Sump Baffles

GiantBen

New member
I've decided I'm going to put some baffles in my sump. The main reasons are two fold:

(1) Restrict the amount of water that can get pumped out of the sump if my overflow gets clogged. This is the main reason. It will ensure that the heater stays under water and the tank doesn't overflow if somehow the overflow cloggs.

(2) If I want to add a fuge in the future, I'll have the space baffled off and won't have to drain the sump to add it.


Right now I am thiking just two baffles. A 10-1/4" baffle on one end, to create a section for the skimmer, reactor pump, filter socks. Another one at the opposit end of the sump that is 9-3/4", which will create an area purely for housing the return pump. This will leave me about a 18" long and 9-3/4" deep section in the middle. Anyone have any thoughts on this?

Also, I was planning on 1/4" acrylic from tap plastics, but would 1/8" be okay?
 
If you are having to do a baffle for those reasons then you might have other issues latter,

Having the sump partitioned you will have less water before the pump start to run dry so you will have to top off more often.

If the return pump run dry for extended amount of time it might get burned out. I would wpend the time and effort in making sure the overflow doesn't get clogged up.

Having a small fuge is better than not having one, but the benefit is not that great to go through all that trouble.
 
I see your point on the pump. My main thinking was that I'd rather have the pump wrecked than the floor. I have an ATO with a 5 gallon resevoir, so I'm not currently too concerned with top-off. I'll just need to make sure that the baflled area + 5 gallons wouldn't flood the display.

I am thinking I'll probably want the small fuge at some point. Since the tank isn't setup yet, I don't see the baffles as being too much trouble. Just buy acrylic, and seal it into place. If I don't do it now, I do think it would be a pain to add later.
 
Also, I was planning on 1/4" acrylic from tap plastics, but would 1/8" be okay?

In my experience I’d go 1/4. I know it may cost more but when you clean it the baffle will not bow, you have more contact to the sump to glue and silicone.
 
Sounds good, I'll stick with the 1/4"...btw, did you just say cleaning the sump? Not sure that will be an issue for me :p
 
Most TAP plastic stores will have scraps that they will sell to you for dirt cheap or if you bought something else like glue or something, they would simply give it to you for free.

+1 to 1/4 due to thinner would result in bowing.

I'm sure you've already thought this through but here are some of my thoughts in case you haven't.

Think about the height of water and what your skimmer likes or doesn't like when building.

Think(test) about power going off and how much water then gets drained down into your sub my the return lines. With your fuge, that limits the amount of "free" space that would take in the water from the tank.

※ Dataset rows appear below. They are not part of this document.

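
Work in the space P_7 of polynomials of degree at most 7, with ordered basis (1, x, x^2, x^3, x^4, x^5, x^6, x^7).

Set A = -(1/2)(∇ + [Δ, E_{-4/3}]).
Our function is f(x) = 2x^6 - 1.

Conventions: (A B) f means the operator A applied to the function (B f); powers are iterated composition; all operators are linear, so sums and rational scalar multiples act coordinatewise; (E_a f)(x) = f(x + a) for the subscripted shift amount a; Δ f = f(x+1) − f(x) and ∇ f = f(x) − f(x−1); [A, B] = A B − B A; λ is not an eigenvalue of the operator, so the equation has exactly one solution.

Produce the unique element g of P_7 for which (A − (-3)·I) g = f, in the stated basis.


the result is g(x) = (2/3)x^6 + (2/3)x^5 - (10/9)x^4 + (10/27)x^3 + (20/27)x^2 - (46/81)x - 74/243

write g with unknown coordinates in the stated basis and equate coefficients in (A − (-3)·I) g = f
solving from the highest basis element down gives g = (2/3)x^6 + (2/3)x^5 - (10/9)x^4 + (10/27)x^3 + (20/27)x^2 - (46/81)x - 74/243
check: A g = -2x^5 + (10/3)x^4 - (10/9)x^3 - (20/9)x^2 + (46/27)x - 7/81
so A g − (-3)·g = 2x^6 - 1 = f ✓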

Putting in valves to control the amount of overflow and return will help you dial in the amount of water going in and out.

Best of luck and be sure to have fun doing it!
 
If the return pump run dry for extended amount of time it might get burned out. I would wpend the time and effort in making sure the overflow doesn't get clogged up.

I see your point on the pump. My main thinking was that I'd rather have the pump wrecked than the floor. I




Ben - I run small return sections for this very reason. I look at it like this: small return section the pump will burn up sure but no flood, but with a large return section your tank will flood/overflow AND your pump will burn up once the water level drops. HHHMMMMMM I'll take the "Lesser of two evils" for $500 please. LOL. But seriously your pump will burn up in either scenario if you are not there.

You can prevent this by using a LOW LEVEL float switch to shut off your return pump if the return section gets to low.